La UE está inmersa en una crisis política y económica  interna y externa ya se sabe que las democracias son débiles en tiempos de crisis.

La UE se enfrenta a una difícil situación después de la intervención en Libia. Sobre todo cuando se les pregunta sobre lo que están haciendo para proteger al pueblo sirio, Algunos apoyan un ataque directo, otros dicen que la intervención no es posible sin una resolución del Consejo de Seguridad de la ONU mientras otros callan o mantiene un perfil bajo  entre tanto la alta representante de la UE para estos asuntos parece ausente.

Países como Gran Bretaña, Francia no podían estar de brazos cruzados ante lo que está sucediendo después de permanecer en silencio durante años con dictadores y mirando al otro lado  y, a veces en connivencia con ellos.
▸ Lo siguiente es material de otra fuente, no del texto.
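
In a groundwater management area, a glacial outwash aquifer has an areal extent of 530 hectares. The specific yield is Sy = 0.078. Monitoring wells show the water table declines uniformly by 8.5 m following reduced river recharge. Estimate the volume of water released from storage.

ΔV ≈ 3.51 × 10^6 m³

A = 530 hectares = 5.3 × 10^6 m²
ΔV = Sy × A × Δh = 0.078 × 5.3 × 10^6 m² × 8.5 m = 3.514 × 10^6 m³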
Las revueltas en Egipto, Túnez, libia o Siria  sorprendieron a estas democracias occidentales ante su opinión pública.

Es cierto que todos los países siguen la política que consideren idónea para lograr sus intereses. Y de hecho los países, y especialmente las grandes potencias, actúan de acuerdo con ese interés, y por lo tanto no hay obras de caridad.

La política de la UE afirma estar junto a la libertad y la democracia pero estas declaraciones no se han traducido en acciones. En plena revuelta popular que recorre la orilla sur y oriental del Mediterráneo, desde Túnez a Egipto, Libia o Siria, un nuevo muro de Berlín está cayendo y los vecinos del sur han apostado por subir al tren de las transformaciones a pesar del alto coste que representa para sus vidas y economías. Pero a diferencia de lo que encontraron los Países del Este cuándo tomaron esta estación de la libertad fueron acogidos y protegidos por la UE, ahora los vecinos mediterráneos se sienten solos en esta lucha.

Puede que la primavera árabe no haya alterado el equilibrio de poder en la región, pero las expectativas son las que prevalecen, Las reacciones en otros países demuestran la fuerte interdependencia. La multiplicidad de los canales de transmisión de las revueltas, una vez que alcanzó la esfera económica o de cambio, y la rapidez con la cual afectó a todos los países. En la otra orilla del Mediterráneo llena de división, que se levanta diariamente con conflictos que ya contaminan a la UE. Las palabras ya no son suficientes.

El cambio que se avecina implica también a Europa. Y quien piense que al UE  puede mantenerse ajena se equivoca su rumbo ya que su futuro está estrechamente relacionado con la capacidad de desarrollo de los países de la otra orilla. Sino el coste de no implicarse sería mucho más alto. Hay que superar los muros de incomprensión, herencias y conflictos que están hipotecando el futuro.

Hay una oportunidad para que el papel europeo sea distinguido como  actor internacional y regional. Oriente Medio, el Golfo y África, cercan geográficamente a Europa, donde tiene más interés económico y estratégico.

UE es el aliado natural de esta región tiene que formular su papel al servicio de las aspiraciones de democracia para servir a los intereses de Europa por varias razones relacionadas no sólo la historia y la geografía, la economía sino también Su papel en el ámbito internacional en la ecuación de relaciones de Estados Unidos – Rusia – China y de posicionar la UE en el mapa como un jugador y no solo un mero socio financiero o un apéndice de otros.